Business leaders are increasingly turning to generative ai (GenAI) as a strategic investment, with a recent survey by KPMG indicating that 97 percent of leaders in U.S. companies with at least $1 billion in revenue plan to invest in GenAI over the next year. These investments, often totaling $100 million or more, reflect a growing recognition of the potential for generative ai to drive significant returns on investment (ROI).
Measuring ROI and mitigating risks
Leaders are keenly aware of the need to measure the ROI of their generative ai investments. According to the KPMG survey, metrics such as productivity gains, employee satisfaction, and revenue generated by ai chatbots are key indicators of success. However, they are also mindful of the risks associated with generative ai, particularly regarding data security and workforce preparedness. Companies are investing in robust data security measures, governance frameworks, and workforce training programs to mitigate these risks.
One of the key factors driving investments in generative ai is the potential for high-payoff applications that deliver significant value to businesses. These applications typically exhibit several characteristics, including a quantum leap in revenue and productivity, the ability to attract and retain customers, and difficulty for rivals to replicate. Two examples of such applications are highlighted below.
Bullhorn’s ai-driven candidate matching
Bullhorn, a Boston-based technology provider for temporary worker placement, leverages generative ai to enhance its customers’ recruiting processes. By analyzing successful job placements, Bullhorn’s ai model helps recruiters match candidates to jobs more effectively and efficiently.
This results in increased revenue and profitability for Bullhorn’s clients and improved recruiter productivity. Bullhorn’s ai application is also difficult for competitors to replicate, further solidifying its value proposition.
Dynatrace, a software observability services provider based in Massachusetts, recognizes both the potential and challenges of generative ai in customer service. CEO Rick McConnell highlights the importance of identifying “killer apps” that can significantly enhance customer experience. While some ai-driven customer service interactions can be highly successful, others may fall short, potentially alienating customers. McConnell emphasizes ensuring that ai applications deliver value and positively impact customer relationships.

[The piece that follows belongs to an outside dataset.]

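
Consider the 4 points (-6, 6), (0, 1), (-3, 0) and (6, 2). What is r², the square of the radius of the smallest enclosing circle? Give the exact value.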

As businesses increasingly embrace generative ai, the focus shifts towards identifying high-payoff applications that deliver tangible ROI. By investing in robust data security measures, governance frameworks, and workforce training programs, companies can mitigate the risks associated with ai adoption.
Ultimately, the success of generative ai initiatives hinges on their ability to drive revenue growth, enhance productivity, and improve customer satisfaction. As technology evolves, businesses must remain agile and adaptive to capitalize on its full potential.
Generative ai holds tremendous promise for businesses, but success requires careful planning, strategic investment, and a focus on delivering tangible value. By embracing ai-driven innovations and leveraging them to address real–world challenges, companies can position themselves for long-term success in an increasingly competitive marketplace.